Today, we’re showcasing how Splunk works in concert with Amazon Web Services (AWS) Web Application Firewall (WAF) Full Logs to enhance security of services hosted in AWS and facilitate troubleshooting.
AWS WAF is able to increase the security posture of a service by filtering web traffic, blocking malicious requests, and more. It does this by leveraging a flexible rule language and is available for content delivered via Amazon’s CloudFront (Amazon’s Content Delivery Network) and routed through the Application Load Balancer (ALB).
This complements other AWS protections such as GuardDuty, which analyzes VPC flow data, CloudTrail events, and DNS logs to detect threats & anomalies and report them.
WAF Full Logs makes it easier to aggregate all of these findings into Splunk, which can enrich the events and provide additional context from other data sources and knowledge objects. This is useful for improving security and troubleshooting service delivery problems.
Ingesting WAF Full Logs into Splunk is quick and easy.
Step 1:
Enable Splunk to receive Kinesis data via the Splunk Add-on for AWS (select sourcetype=aws:waf). Detailed instructions can be found on Splunk Docs.
NB: WAF Full Logs requires having a Kinesis Data Firehose with a name that starts with the prefix aws-waf-logs-.
Step 2:
Add these settings to props.conf of your Splunk Search Head(s) and Splunk HTTP Event Collector(s).
{code}
[aws:waf]
SHOULD_LINEMERGE = false
TIME_FORMAT = %s%Q
TIME_PREFIX = "timestamp":
KV_MODE = json
{code}
Step 3:
Enable stream to Kinesis from WAF via the AWS Console.
Step 4:
Report & Investigate! Perform an ad hoc search request in Splunk (“sourcetype=aws:waf”), or create custom dashboards to show information that's useful for your security analysts. A dashboard could show the number of actions allowed vs. blocked, top 5 targets, and a map of sources:
We can drill down further into any of the visualizations to find the original event from WAF Full Logs.

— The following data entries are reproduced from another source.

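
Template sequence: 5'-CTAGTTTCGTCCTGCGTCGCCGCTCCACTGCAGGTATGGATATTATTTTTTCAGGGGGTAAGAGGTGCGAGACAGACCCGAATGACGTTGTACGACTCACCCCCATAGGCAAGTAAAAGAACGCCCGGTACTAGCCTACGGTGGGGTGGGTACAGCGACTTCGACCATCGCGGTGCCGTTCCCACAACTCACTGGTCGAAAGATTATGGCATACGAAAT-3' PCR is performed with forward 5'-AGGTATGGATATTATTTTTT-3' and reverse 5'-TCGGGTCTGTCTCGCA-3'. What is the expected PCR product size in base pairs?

50 bp

Forward primer AGGTATGGATATTATTTTTT is found on the top strand at positions 32–51.
The reverse primer's reverse complement is TGCGAGACAGACCCGA, which matches the template at positions 66–81.
Product length = (reverse-primer end) − (forward-primer start) + 1 = 81 − 32 + 1 = 50 bp.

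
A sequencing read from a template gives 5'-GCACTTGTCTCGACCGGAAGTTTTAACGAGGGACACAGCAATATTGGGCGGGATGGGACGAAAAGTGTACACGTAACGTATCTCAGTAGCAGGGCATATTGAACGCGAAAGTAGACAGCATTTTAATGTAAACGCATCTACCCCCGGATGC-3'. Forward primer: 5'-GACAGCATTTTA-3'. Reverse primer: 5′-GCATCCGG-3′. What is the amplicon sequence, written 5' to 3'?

Scanning the template, GACAGCATTTTA occurs at positions 114–125; this primer anneals to the bottom strand there with its 3' end pointing downstream.
Reverse complement of the reverse primer: CCGGATGC. This occurs on the top strand at positions 144–151.
The product is the template from position 114 through 151 (38 bp).

5'-GACAGCATTTTAATGTAAACGCATCTACCCCCGGATGC-3'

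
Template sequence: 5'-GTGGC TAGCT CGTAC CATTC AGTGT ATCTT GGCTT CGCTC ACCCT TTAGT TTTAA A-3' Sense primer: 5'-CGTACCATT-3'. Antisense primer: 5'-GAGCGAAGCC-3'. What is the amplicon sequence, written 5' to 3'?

Forward primer CGTACCATT is found on the top strand at positions 11–19.
Reverse complement of the reverse primer: GGCTTCGCTC. This occurs on the top strand at positions 31–40.
The product is the template from position 11 through 40 (30 bp).

5'-CGTACCATTCAGTGTATCTTGGCTTCGCTC-3'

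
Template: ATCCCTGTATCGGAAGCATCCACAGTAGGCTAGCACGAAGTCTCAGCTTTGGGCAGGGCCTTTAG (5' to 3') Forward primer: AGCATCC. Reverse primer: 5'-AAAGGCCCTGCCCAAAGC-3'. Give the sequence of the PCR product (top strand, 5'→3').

5'-AGCATCCACAGTAGGCTAGCACGAAGTCTCAGCTTTGGGCAGGGCCTTT-3'

Scanning the template, AGCATCC occurs at positions 15–21; this primer anneals to the bottom strand there with its 3' end pointing downstream.
The reverse primer's reverse complement is GCTTTGGGCAGGGCCTTT, which matches the template at positions 46–63.
The product is the template from position 15 through 63 (49 bp).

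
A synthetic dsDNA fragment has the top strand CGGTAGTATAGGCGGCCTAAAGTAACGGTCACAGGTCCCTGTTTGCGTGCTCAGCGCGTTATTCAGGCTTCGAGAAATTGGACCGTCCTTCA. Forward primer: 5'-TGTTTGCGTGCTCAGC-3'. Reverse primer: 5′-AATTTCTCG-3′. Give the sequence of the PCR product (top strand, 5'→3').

Scanning the template, TGTTTGCGTGCTCAGC occurs at positions 40–55; this primer anneals to the bottom strand there with its 3' end pointing downstream.
Taking the reverse complement of AATTTCTCG gives CGAGAAATT, found at positions 71–79 on the template; the primer anneals here to the top strand with its 3' end pointing upstream.
The product is the template from position 40 through 79 (40 bp).

5'-TGTTTGCGTGCTCAGCGCGTTATTCAGGCTTCGAGAAATT-3'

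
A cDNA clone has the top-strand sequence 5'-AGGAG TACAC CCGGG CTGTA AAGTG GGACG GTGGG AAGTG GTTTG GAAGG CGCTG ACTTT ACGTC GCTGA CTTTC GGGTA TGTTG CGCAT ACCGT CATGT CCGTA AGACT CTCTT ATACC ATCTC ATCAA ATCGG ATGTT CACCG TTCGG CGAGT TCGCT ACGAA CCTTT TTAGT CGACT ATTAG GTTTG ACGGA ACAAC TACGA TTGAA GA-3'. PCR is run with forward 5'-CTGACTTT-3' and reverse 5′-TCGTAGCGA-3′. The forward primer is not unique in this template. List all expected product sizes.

112 bp, 98 bp

The forward primer CTGACTTT matches the top strand at positions 53–60, 67–74.
The reverse primer's reverse complement is TCGCTACGA, matching at positions 156–164.
Each forward site pairs with the reverse site to give a product ending at position 164: sizes 112, 98 bp.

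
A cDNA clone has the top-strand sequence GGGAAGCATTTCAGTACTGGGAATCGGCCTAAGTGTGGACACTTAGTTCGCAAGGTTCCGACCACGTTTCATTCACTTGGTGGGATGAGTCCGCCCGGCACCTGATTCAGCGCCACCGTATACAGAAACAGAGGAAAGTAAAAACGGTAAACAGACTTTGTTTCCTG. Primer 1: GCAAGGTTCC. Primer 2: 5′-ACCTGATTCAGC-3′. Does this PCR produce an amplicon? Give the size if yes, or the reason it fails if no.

Primer 1 (GCAAGGTTCC) matches the top strand at positions 50–59 (3' end points downstream).
Primer 2 (ACCTGATTCAGC) also matches the top strand directly, at positions 100–111 — its reverse complement GCTGAATCAGGT is not present.
Both primers anneal to the bottom strand with 3' ends pointing the same way, so neither can prime synthesis back toward the other.

No product — both primers anneal to the same strand and extend in the same direction.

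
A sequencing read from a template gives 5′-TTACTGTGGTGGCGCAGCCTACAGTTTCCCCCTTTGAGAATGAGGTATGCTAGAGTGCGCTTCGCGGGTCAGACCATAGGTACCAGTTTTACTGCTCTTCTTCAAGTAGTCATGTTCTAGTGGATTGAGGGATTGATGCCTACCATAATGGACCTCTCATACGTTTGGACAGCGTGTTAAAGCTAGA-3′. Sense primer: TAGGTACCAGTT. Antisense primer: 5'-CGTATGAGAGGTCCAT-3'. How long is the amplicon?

87 bp

Scanning the template, TAGGTACCAGTT occurs at positions 77–88; this primer anneals to the bottom strand there with its 3' end pointing downstream.
Taking the reverse complement of CGTATGAGAGGTCCAT gives ATGGACCTCTCATACG, found at positions 148–163 on the template; the primer anneals here to the top strand with its 3' end pointing upstream.
The product runs from position 77 to position 163, so its length is 163 − 77 + 1 = 87 bp.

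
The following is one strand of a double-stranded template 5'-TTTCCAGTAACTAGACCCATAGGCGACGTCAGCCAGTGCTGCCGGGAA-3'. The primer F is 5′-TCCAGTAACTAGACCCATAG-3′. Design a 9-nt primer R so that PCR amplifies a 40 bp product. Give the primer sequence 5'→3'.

5'-GCAGCACTG-3'

The forward primer binds at positions 3–22, so a 40 bp product ends at position 3 + 40 − 1 = 42.
The reverse primer anneals to the top strand over positions 34–42, i.e. to CAGTGCTGC.
Its sequence written 5'→3' is the reverse complement: GCAGCACTG.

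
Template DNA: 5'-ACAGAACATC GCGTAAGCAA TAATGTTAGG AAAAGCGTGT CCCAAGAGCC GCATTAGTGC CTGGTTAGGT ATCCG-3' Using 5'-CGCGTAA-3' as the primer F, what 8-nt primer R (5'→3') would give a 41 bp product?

5'-GGCTCTTG-3'

The forward primer binds at positions 10–16, so a 41 bp product ends at position 10 + 41 − 1 = 50.
The reverse primer anneals to the top strand over positions 43–50, i.e. to CAAGAGCC.
Its sequence written 5'→3' is the reverse complement: GGCTCTTG.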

Once in Splunk, it would be easy to enrich the data with additional human readable information. A terminatingRuleId could be complemented with a description to reveal a request was blocked because the source originated from an embargoed country.
This would be useful from a security context and could also be used to troubleshoot problems with connectivity to business services. It's now possible to easily discover a rule was misconfigured versus a problem with underlying service.
Happy Splunking with AWS. We hope to see you at our upcoming .conf18 in Orlando, and at our booth at re:Invent after that!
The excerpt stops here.